Following a period of early growth marked by the presentation of repertory staples, Long Beach Opera took a radical departure from the operatic mainstream. Under Milenski’s guidance, the company developed an alternative vision for opera – to present striking visual drama that would speak directly to contemporary audiences while maintaining the highest musical standard. That new era was launched by two important productions in 1983-84: Britten's Death in Venice and Monteverdi's The Coronation of Poppea starring Catherine Malfitano, a production the Los Angeles Times' chief music and dance critic Martin Bernheimer called LBO's "wild, wonderful Poppea." Both operas were staged by the maverick director Christopher Alden, whose career was given major impetus by his partnership with LBO.
Significant LBO productions during Milenski's tenure included Powder Her Face by Thomas Adès, Richard Strauss’ Elektra (which was televised in Germany), Janáček's From the House of the Dead, The Beaumarchais Trilogy and the complete operas of Claudio Monteverdi.
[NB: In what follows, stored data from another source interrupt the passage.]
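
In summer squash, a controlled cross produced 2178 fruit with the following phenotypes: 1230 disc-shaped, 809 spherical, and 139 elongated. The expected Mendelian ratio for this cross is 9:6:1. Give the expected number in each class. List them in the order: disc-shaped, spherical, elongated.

1225.125, 816.75, 136.125

Under the 9:6:1 hypothesis (Σ ratio = 16, N = 2178):
  disc-shaped: 2178 × 9/16 = 1225.125
  spherical: 2178 × 6/16 = 816.75
  elongated: 2178 × 1/16 = 136.125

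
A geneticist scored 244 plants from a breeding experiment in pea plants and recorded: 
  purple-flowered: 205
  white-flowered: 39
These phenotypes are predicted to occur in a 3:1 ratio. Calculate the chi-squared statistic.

10.579

The 3:1 ratio has 4 parts, so with N = 244 the expected counts are:
  purple-flowered: 244 × 3/4 = 183
  white-flowered: 244 × 1/4 = 61
χ² = Σ (O − E)² / E
  purple-flowered: (205 − 183)² / 183 = 2.6448
  white-flowered: (39 − 61)² / 61 = 7.9344
χ² = 2.6448 + 7.9344 = 10.5792 ≈ 10.579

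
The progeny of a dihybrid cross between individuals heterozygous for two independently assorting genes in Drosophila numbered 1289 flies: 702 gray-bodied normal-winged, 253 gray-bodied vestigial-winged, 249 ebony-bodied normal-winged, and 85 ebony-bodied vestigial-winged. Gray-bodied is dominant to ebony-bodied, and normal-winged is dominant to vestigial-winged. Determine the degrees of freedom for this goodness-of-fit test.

3

A dihybrid F₂ with independent assortment and complete dominance at both loci gives a 9:3:3:1 phenotypic ratio.
A goodness-of-fit test with 4 phenotype classes has df = 4 − 1 = 3.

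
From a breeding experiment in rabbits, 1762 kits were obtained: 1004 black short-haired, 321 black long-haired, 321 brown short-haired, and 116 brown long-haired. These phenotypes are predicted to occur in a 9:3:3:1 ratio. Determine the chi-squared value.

Expected counts for N = 1762 under a 9:3:3:1 ratio (total parts = 16):
  black short-haired: 1762 × 9/16 = 991.125
  black long-haired: 1762 × 3/16 = 330.375
  brown short-haired: 1762 × 3/16 = 330.375
  brown long-haired: 1762 × 1/16 = 110.125
χ² = Σ (O − E)² / E
  black short-haired: (1004 − 991.125)² / 991.125 = 0.1672
  black long-haired: (321 − 330.375)² / 330.375 = 0.2660
  brown short-haired: (321 − 330.375)² / 330.375 = 0.2660
  brown long-haired: (116 − 110.125)² / 110.125 = 0.3134
χ² = 0.1672 + 0.2660 + 0.2660 + 0.3134 = 1.0126 ≈ 1.013

1.013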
Several American premieres have been presented on the LBO stage, including King Roger by Karol Szymanowski, Mozart’s Lucio Silla, Schoenberg’s Die Jakobsleiter, Bernd Alois Zimmermann’s Turning, I Saw Great Injustice and John Cage’s Europeras 3&4 (issued in a commercial recording).
Celebrated singers who have sung with LBO include Jerome Hines, Cesare Siepi, Ruth Ann Swenson, James Morris and Jerry Hadley, but the company has a longstanding tradition of tapping talented singers on their way up (including some of the above named).
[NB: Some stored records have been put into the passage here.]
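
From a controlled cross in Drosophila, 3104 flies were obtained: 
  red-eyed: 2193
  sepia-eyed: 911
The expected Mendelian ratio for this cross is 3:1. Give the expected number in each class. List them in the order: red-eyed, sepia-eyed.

2328, 776

Expected counts for N = 3104 under a 3:1 ratio (total parts = 4):
  red-eyed: 3104 × 3/4 = 2328
  sepia-eyed: 3104 × 1/4 = 776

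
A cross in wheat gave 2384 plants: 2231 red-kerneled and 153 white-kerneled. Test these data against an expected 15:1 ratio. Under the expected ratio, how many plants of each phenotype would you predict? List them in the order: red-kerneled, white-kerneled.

2235, 149

Under the 15:1 hypothesis (Σ ratio = 16, N = 2384):
  red-kerneled: 2384 × 15/16 = 2235
  white-kerneled: 2384 × 1/16 = 149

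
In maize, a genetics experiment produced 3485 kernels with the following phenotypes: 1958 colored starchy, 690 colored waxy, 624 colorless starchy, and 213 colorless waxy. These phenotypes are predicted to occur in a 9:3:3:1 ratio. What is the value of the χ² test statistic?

Under the 9:3:3:1 hypothesis (Σ ratio = 16, N = 3485):
  colored starchy: 3485 × 9/16 = 1960.3125
  colored waxy: 3485 × 3/16 = 653.4375
  colorless starchy: 3485 × 3/16 = 653.4375
  colorless waxy: 3485 × 1/16 = 217.8125
χ² = Σ (O − E)² / E
  colored starchy: (1958 − 1960.3125)² / 1960.3125 = 0.0027
  colored waxy: (690 − 653.4375)² / 653.4375 = 2.0458
  colorless starchy: (624 − 653.4375)² / 653.4375 = 1.3262
  colorless waxy: (213 − 217.8125)² / 217.8125 = 0.1063
χ² = 0.0027 + 2.0458 + 1.3262 + 0.1063 = 3.481

3.481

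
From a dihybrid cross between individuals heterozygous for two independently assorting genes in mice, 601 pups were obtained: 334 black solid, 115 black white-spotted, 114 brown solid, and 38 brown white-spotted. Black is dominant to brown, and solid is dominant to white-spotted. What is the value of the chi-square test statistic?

A dihybrid F₂ with independent assortment and complete dominance at both loci gives a 9:3:3:1 phenotypic ratio.
Total ratio parts = 16. Expected numbers out of 601:
  black solid: 601 × 9/16 = 338.0625
  black white-spotted: 601 × 3/16 = 112.6875
  brown solid: 601 × 3/16 = 112.6875
  brown white-spotted: 601 × 1/16 = 37.5625
χ² = Σ (O − E)² / E
  black solid: (334 − 338.0625)² / 338.0625 = 0.0488
  black white-spotted: (115 − 112.6875)² / 112.6875 = 0.0475
  brown solid: (114 − 112.6875)² / 112.6875 = 0.0153
  brown white-spotted: (38 − 37.5625)² / 37.5625 = 0.0051
χ² = 0.0488 + 0.0475 + 0.0153 + 0.0051 = 0.1167 ≈ 0.117

0.117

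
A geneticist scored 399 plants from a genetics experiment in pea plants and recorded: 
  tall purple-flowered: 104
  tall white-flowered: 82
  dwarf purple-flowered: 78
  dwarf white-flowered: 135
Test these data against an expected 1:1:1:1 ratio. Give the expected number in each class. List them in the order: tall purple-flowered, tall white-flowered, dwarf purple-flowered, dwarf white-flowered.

Under the 1:1:1:1 hypothesis (Σ ratio = 4, N = 399):
  tall purple-flowered: 399 × 1/4 = 99.75
  tall white-flowered: 399 × 1/4 = 99.75
  dwarf purple-flowered: 399 × 1/4 = 99.75
  dwarf white-flowered: 399 × 1/4 = 99.75

99.75, 99.75, 99.75, 99.75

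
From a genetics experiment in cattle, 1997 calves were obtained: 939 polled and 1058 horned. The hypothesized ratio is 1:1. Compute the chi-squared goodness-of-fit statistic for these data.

7.091

Expected counts for N = 1997 under a 1:1 ratio (total parts = 2):
  polled: 1997 × 1/2 = 998.5
  horned: 1997 × 1/2 = 998.5
χ² = Σ (O − E)² / E
  polled: (939 − 998.5)² / 998.5 = 3.5456
  horned: (1058 − 998.5)² / 998.5 = 3.5456
χ² = 3.5456 + 3.5456 = 7.0912 ≈ 7.091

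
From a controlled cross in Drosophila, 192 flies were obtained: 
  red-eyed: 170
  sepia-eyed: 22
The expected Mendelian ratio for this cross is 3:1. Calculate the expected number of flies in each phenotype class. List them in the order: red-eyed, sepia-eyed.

Total ratio parts = 4. Expected numbers out of 192:
  red-eyed: 192 × 3/4 = 144
  sepia-eyed: 192 × 1/4 = 48

144, 48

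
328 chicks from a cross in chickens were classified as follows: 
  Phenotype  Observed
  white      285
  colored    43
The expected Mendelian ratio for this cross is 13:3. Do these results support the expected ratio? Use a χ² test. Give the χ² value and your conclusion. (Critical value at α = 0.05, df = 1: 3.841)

Under the 13:3 hypothesis (Σ ratio = 16, N = 328):
  white: 328 × 13/16 = 266.5
  colored: 328 × 3/16 = 61.5
χ² = Σ (O − E)² / E
  white: (285 − 266.5)² / 266.5 = 1.2842
  colored: (43 − 61.5)² / 61.5 = 5.5650
χ² = 1.2842 + 5.5650 = 6.8492 ≈ 6.849
Degrees of freedom = 2 − 1 = 1; critical value at α = 0.05 is 3.841.
Since 6.849 > 3.841, we reject the null hypothesis — the data do not fit the 13:3 ratio.

6.849; not consistent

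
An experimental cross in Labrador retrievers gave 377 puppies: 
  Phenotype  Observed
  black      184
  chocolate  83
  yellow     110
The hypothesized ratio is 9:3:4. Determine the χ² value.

8.490

Total ratio parts = 16. Expected numbers out of 377:
  black: 377 × 9/16 = 212.0625
  chocolate: 377 × 3/16 = 70.6875
  yellow: 377 × 4/16 = 94.25
χ² = Σ (O − E)² / E
  black: (184 − 212.0625)² / 212.0625 = 3.7135
  chocolate: (83 − 70.6875)² / 70.6875 = 2.1446
  yellow: (110 − 94.25)² / 94.25 = 2.6320
χ² = 3.7135 + 2.1446 + 2.6320 = 8.4901 ≈ 8.490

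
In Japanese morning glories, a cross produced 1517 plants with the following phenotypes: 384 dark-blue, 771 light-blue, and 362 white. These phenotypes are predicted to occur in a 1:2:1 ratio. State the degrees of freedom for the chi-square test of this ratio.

2

A goodness-of-fit test with 3 phenotype classes has df = 3 − 1 = 2.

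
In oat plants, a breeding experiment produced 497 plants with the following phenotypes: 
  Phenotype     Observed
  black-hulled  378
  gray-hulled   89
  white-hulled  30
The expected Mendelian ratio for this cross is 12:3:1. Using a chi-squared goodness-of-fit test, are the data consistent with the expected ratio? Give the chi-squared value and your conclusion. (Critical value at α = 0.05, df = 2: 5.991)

Total ratio parts = 16. Expected numbers out of 497:
  black-hulled: 497 × 12/16 = 372.75
  gray-hulled: 497 × 3/16 = 93.1875
  white-hulled: 497 × 1/16 = 31.0625
χ² = Σ (O − E)² / E
  black-hulled: (378 − 372.75)² / 372.75 = 0.0739
  gray-hulled: (89 − 93.1875)² / 93.1875 = 0.1882
  white-hulled: (30 − 31.0625)² / 31.0625 = 0.0363
χ² = 0.0739 + 0.1882 + 0.0363 = 0.2984 ≈ 0.298
Degrees of freedom = 3 − 1 = 2; critical value at α = 0.05 is 5.991.
Since 0.298 < 5.991, we fail to reject the null hypothesis — the data are consistent with the 12:3:1 ratio.

0.298; consistent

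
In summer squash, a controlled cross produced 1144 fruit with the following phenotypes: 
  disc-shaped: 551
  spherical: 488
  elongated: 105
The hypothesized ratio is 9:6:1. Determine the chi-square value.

37.106

Total ratio parts = 16. Expected numbers out of 1144:
  disc-shaped: 1144 × 9/16 = 643.5
  spherical: 1144 × 6/16 = 429
  elongated: 1144 × 1/16 = 71.5
χ² = Σ (O − E)² / E
  disc-shaped: (551 − 643.5)² / 643.5 = 13.2964
  spherical: (488 − 429)² / 429 = 8.1142
  elongated: (105 − 71.5)² / 71.5 = 15.6958
χ² = 13.2964 + 8.1142 + 15.6958 = 37.1064 ≈ 37.106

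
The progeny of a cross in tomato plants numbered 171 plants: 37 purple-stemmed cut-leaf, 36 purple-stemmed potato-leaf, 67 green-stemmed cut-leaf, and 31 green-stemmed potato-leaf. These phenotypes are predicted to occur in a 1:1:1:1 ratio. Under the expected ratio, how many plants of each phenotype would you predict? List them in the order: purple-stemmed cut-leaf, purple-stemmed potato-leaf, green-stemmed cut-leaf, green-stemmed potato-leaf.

Expected counts for N = 171 under a 1:1:1:1 ratio (total parts = 4):
  purple-stemmed cut-leaf: 171 × 1/4 = 42.75
  purple-stemmed potato-leaf: 171 × 1/4 = 42.75
  green-stemmed cut-leaf: 171 × 1/4 = 42.75
  green-stemmed potato-leaf: 171 × 1/4 = 42.75

42.75, 42.75, 42.75, 42.75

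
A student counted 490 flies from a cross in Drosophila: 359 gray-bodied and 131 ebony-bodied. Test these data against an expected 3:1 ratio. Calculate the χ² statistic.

0.786

Under the 3:1 hypothesis (Σ ratio = 4, N = 490):
  gray-bodied: 490 × 3/4 = 367.5
  ebony-bodied: 490 × 1/4 = 122.5
χ² = Σ (O − E)² / E
  gray-bodied: (359 − 367.5)² / 367.5 = 0.1966
  ebony-bodied: (131 − 122.5)² / 122.5 = 0.5898
χ² = 0.1966 + 0.5898 = 0.7864 ≈ 0.786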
In the 2004, Michael Milenski retired after 25 seasons at the helm of LBO and was succeeded by Austrian conductor Andreas Mitisek, who has continued LBO’s longstanding artistic philosophy of presenting an expanded vision of opera. His programming has emphasized contemporary opera composers (Philip Glass, Astor Piazzolla, Michael Nyman, Arvo Pärt, Grigory Frid) as well as placed a strong Austro-German imprint on the company repertoire with such works as Richard Strauss' The Silent Woman, his own stage concept combining Goethe's The Sorrows of Young Werther with Schubert's Winterreise and Wagner’s Der Ring des Nibelungen in the abridged version by Jonathan Dove.